Among Dirk Naudts’s other notable collaborators are Tomme Arthur of Port Brewing & The Lost Abbey, Jason Perkins of Allagash Brewing, Spike Buckowski of Terrapin Beer Company and numerous others. People are clamoring to work with The Prof. But it’s not just brewers—better beer distributors, Shelton Brothers, launched a project with De Proef back in 2004. Like the commissioned work of a painter in which multiple panels are produced, the beer that was the subject of this artful experiment came in six different versions. Known as “Flemish Primitive Wild Ale,” the beer is built upon a base of rich golden continental malts, fermented with several strains of Brettanomyces (wild yeast) and hopped with a generous amount of local hops. The difference between the six versions comes down to different hop varietals and hopping rates as well as the “Flemish Primitive” artwork of master painter Hieronymus Bosch that adorns each bottle. This artwork, which is highly accomplished and anything but primitive, was produced in the late 15th and early 16th centuries and showcases, albeit in often haunting, nightmarish imagery, the mastery of the brush that helped push the late medieval period into the Renaissance.

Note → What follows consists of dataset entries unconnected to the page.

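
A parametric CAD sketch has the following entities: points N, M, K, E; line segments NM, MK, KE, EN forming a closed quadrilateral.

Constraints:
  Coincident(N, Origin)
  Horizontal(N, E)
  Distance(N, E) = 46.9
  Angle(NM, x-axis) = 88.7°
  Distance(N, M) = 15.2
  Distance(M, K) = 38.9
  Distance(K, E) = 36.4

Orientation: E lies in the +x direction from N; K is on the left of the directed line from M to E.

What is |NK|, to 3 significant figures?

48.4

Checks: |MK| = 38.90 ✓; |KE| = 36.40 ✓.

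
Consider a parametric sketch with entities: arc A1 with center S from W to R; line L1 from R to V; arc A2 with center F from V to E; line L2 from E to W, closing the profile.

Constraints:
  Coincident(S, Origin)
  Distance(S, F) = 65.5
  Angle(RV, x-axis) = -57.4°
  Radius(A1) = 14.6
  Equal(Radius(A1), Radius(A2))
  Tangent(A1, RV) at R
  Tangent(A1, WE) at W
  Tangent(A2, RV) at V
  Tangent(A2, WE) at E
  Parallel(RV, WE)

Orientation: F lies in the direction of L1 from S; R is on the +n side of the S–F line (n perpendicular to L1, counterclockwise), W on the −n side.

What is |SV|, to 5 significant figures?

67.107

The slot axis is L1's direction at -57.4°, so u = (cos -57.4°, sin -57.4°) = (0.53877, -0.84245) and n = (−sin -57.4°, cos -57.4°) = (0.84245, 0.53877). S is at the origin and F lies 65.5 along u from S, so F = 65.5·u = (35.289, -55.181). Tangency of A1 to both parallel lines with radius 14.6 puts R and W at S ± 14.6·n: R = (12.300, 7.8661), W = (-12.300, -7.8661). Equal radii place V and E the same way about F: V = F + 14.6·n = (47.589, -47.315), E = F − 14.6·n = (22.990, -63.047). Then |SV| = |V − S| = 67.107.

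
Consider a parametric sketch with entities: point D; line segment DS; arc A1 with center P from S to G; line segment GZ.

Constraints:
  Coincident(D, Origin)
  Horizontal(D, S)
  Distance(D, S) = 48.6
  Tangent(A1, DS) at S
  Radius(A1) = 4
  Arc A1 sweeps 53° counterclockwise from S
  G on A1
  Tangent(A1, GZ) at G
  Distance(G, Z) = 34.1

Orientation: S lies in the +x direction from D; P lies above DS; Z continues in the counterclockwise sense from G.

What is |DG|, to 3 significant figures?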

After commissioning the lineup of six beers, Shelton Brothers was thirsty for something more—a beer that went a few steps further toward “primitive”—and thus, a seventh beer was born. This was to be a beer in which about 5% of the malts were smoked, since malt kilning of this period would have doubtless been achieved over burning wood, imparting a smokiness to the grains. Also, hops were not widely used as the bittering agent in beer until perhaps around the mid-16th century. Instead, various spices were employed to offset the sweetness of the malt. This blend of spices, called gruit [pronounced “groot” (like ‘root’) or “grew-it”] consisted of various botanicals, from pine needles, dandelions, heather, bog myrtle (sweet gale), rosemary, yarrow, juniper berries, spruce and just about everything in between. So, to honor tradition, but without going all-gruit, this beer has about 25% of the finishing hops replaced with a gruit mixture.
And after the seventh beer, De Proef rested. Or, perhaps, fell asleep at bottling time is more like it, because it turns out the brewery slapped on the label for version #6 of the Flemish Primitive series (affectionately known as “Rat Rider” due to the label artwork). Due to the smoked malt and gruit, this beer is completely different than “Rat Rider” (aka Version #6), and because of the label mix up, Shelton Brothers decided not to sell it on account that it would be confusing to consumers. So, there was beer #7, the most intriguing of the lot, all packaged and mislabeled and needing to be sorted out… What happens when you have a uniquely awesome wild-ass lightly smoked gruit beer that you can’t sell? You warehouse the stuff, let it age and get funky with the Brett bottle-conditioning in full swing while you figure something out (yeast are such good workers!). And if you’re very busy with your stated mission of hand-selecting the best beers on Earth, as Shelton Brothers so often is, then you might not even get to figuring out your mislabeled beer problem for a couple of years. That’s exactly what happened with this beer, which we’re calling Flemish Primitive Wile Ale 2008 Special Vintage Reserve. Brewed in January of 2008, it has been aging now for over two years—and we’ve snatched up all but about 30 cases of the only supply on Earth for you, our members, meaning you’ll not only get it first, you’ll be just about the only folks in the world to have access to this truly special, unusual beer. And, the 30 cases left for the rest of the world—well that too will dwindle if you order some extra bottles. Don’t worry about dipping into the tiny remaining stash—Gruit to it!